# RANGE REPORT NEW XD9sc w/Pics!



## cupsz71 (Nov 19, 2007)

FINALLY! I was able to make it out to the range last night to try out the new XD9sc.

First Impressions: *WOW! IS THIS GUN IS FANTASTIC!!*

I'd done alot of research on the XD's before I made the choice to buy one, and had the chance to shoot a few as well. Every gun had pros/cons with the XD being no exception. Stories are that - stories. Everybody can have issues. But IMHP....in round #1 - this gun dimissed all of them!

I put 300rnds of Winchester 115FMJ target ammo downrange at 8-10yrds with NOT ONE missfire - mag jam - stovepipe - NOTHING! ZERO! ZIP! The gun performed flawlessly and the sights were IMO - DEAD-ON. I bench tested about 50+ rounds in to see if I was imagining it. - Nope.

I've put over 1200+ rounds thru my Beretta 92FS since Oct07' and didn't have this much success/fun in overall consistant shot placement! The XD shoots better and feels better in my hand.

So everybody wants pics:

  
  

Target#6 (orange) was my "_double tap_" experiment.

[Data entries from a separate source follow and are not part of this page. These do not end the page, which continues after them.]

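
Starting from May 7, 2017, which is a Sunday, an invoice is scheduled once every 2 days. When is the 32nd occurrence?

Jul 8, 2017

The 32nd occurrence is 31 intervals after the first: 31 × 2 = 62 days after May 7, 2017.
May has 31 days — 24 days to the end of May leaves 38.
Jun has 30 days (8 left).
8 days into Jul → Jul 8, 2017.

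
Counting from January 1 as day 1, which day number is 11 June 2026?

162

Days in months before June: 31 + 28 + 31 + 30 + 31 = 151.
Plus 11 days into June → day 162.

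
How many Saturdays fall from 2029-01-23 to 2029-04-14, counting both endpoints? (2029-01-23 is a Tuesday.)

12

2029-01-23 is a Tuesday; the first Saturday on or after it is 2029-01-27 (4 days later).
From 2029-01-27 to 2029-04-14: 4 + 28 + 31 + 14 = 77 days (rest of January, February, March, April).
77 ÷ 7 = 11 full weeks with remainder 0, so 11 more Saturdays after the first → 12.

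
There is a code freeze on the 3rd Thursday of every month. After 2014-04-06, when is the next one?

April 2014 starts on a Tuesday; its first Thursday is the 3rd, so the 3rd Thursday is the 17th — 2014-04-17.
2014-04-17 is after 2014-04-06, so that is the next one.

2014-04-17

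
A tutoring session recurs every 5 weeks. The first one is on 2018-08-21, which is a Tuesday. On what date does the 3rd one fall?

The 3rd occurrence is 2 intervals after the first: 2 × 35 = 70 days after 2018-08-21.
August has 31 days — 10 days to the end of August leaves 60.
September has 30 days (30 left).
30 days into October → 2018-10-30.

2018-10-30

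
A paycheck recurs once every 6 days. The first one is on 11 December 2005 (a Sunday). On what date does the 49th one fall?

25 September 2006

The 49th occurrence is 48 intervals after the first: 48 × 6 = 288 days after 11 December 2005.
December has 31 days — 20 days to the end of December leaves 268.
January has 31 days (237 left).
February has 28 days (209 left).
March has 31 days (178 left).
April has 30 days (148 left).
May has 31 days (117 left).
June has 30 days (87 left).
July has 31 days (56 left).
August has 31 days (25 left).
25 days into September → 25 September 2006.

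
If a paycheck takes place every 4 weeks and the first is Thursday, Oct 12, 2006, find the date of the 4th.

Jan 4, 2007

The 4th occurrence is 3 intervals after the first: 3 × 28 = 84 days after Oct 12, 2006.
Oct has 31 days — 19 days to the end of Oct leaves 65.
Nov has 30 days (35 left).
Dec has 31 days (4 left).
4 days into Jan → Jan 4, 2007.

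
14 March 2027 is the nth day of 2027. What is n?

73

Days in months before March: 31 + 28 = 59.
Plus 14 days into March → day 73.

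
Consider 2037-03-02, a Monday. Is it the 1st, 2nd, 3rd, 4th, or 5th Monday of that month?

Day 2 falls in week ⌈2/7⌉ of the month.
Days 1–7 hold the 1st Monday, 8–14 the 2nd, 15–21 the 3rd, 22–28 the 4th, 29–31 the 5th.
2 is in the range for the 1st.

1st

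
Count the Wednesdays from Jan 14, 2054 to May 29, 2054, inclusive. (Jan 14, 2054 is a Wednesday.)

20

Jan 14, 2054 is a Wednesday; the first Wednesday on or after it is Jan 14, 2054.
From Jan 14, 2054 to May 29, 2054: 17 + 28 + 31 + 30 + 29 = 135 days (rest of Jan, Feb, Mar, Apr, May).
135 ÷ 7 = 19 full weeks with remainder 2, so 19 more Wednesdays after the first → 20.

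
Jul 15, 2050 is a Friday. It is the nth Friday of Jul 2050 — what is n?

3rd

Day 15 falls in week ⌈15/7⌉ of the month.
Days 1–7 hold the 1st Friday, 8–14 the 2nd, 15–21 the 3rd, 22–28 the 4th, 29–31 the 5th.
15 is in the range for the 3rd.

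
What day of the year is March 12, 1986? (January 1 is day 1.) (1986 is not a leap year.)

Days in months before March: 31 + 28 = 59.
Plus 12 days into March → day 71.

71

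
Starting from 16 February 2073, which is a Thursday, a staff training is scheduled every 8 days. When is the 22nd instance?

3 August 2073

The 22nd occurrence is 21 intervals after the first: 21 × 8 = 168 days after 16 February 2073.
February has 28 days — 12 days to the end of February leaves 156.
March has 31 days (125 left).
April has 30 days (95 left).
May has 31 days (64 left).
June has 30 days (34 left).
July has 31 days (3 left).
3 days into August → 3 August 2073.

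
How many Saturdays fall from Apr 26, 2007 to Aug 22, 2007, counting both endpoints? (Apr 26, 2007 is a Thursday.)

Apr 26, 2007 is a Thursday; the first Saturday on or after it is Apr 28, 2007 (2 days later).
From Apr 28, 2007 to Aug 22, 2007: 2 + 31 + 30 + 31 + 22 = 116 days (rest of Apr, May, Jun, Jul, Aug).
116 ÷ 7 = 16 full weeks with remainder 4, so 16 more Saturdays after the first → 17.

17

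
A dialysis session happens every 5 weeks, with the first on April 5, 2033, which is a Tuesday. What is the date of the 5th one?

The 5th occurrence is 4 intervals after the first: 4 × 35 = 140 days after April 5, 2033.
April has 30 days — 25 days to the end of April leaves 115.
May has 31 days (84 left).
June has 30 days (54 left).
July has 31 days (23 left).
23 days into August → August 23, 2033.

August 23, 2033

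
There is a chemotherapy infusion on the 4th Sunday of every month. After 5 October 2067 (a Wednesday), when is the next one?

23 October 2067

October 2067 starts on a Saturday; its first Sunday is the 2nd, so the 4th Sunday is the 23rd — 23 October 2067.
23 October 2067 is after 5 October 2067, so that is the next one.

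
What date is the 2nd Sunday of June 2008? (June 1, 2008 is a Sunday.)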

_(targets 3-5 were variations of grip/stance/one-handed and were really inconsistant so I left them out)_

*BOTTOM LINE - ME LIKES!!!!!*


----------



## Baldy (Jun 21, 2006)

Glad you got a winner there. I shoot the .45 5" verison once in awhile and it's a fine weapon. Good luck with yours.:smt023


----------



## JeffWard (Aug 24, 2007)

enjoy....

That gun is 2-3" capable at 10yds... if you are. Keep at it!


----------



## BeefyBeefo (Jan 30, 2008)

Looks great! I can't wait for my SC to get here  It needs to keep my Service company.

-Jeff-


----------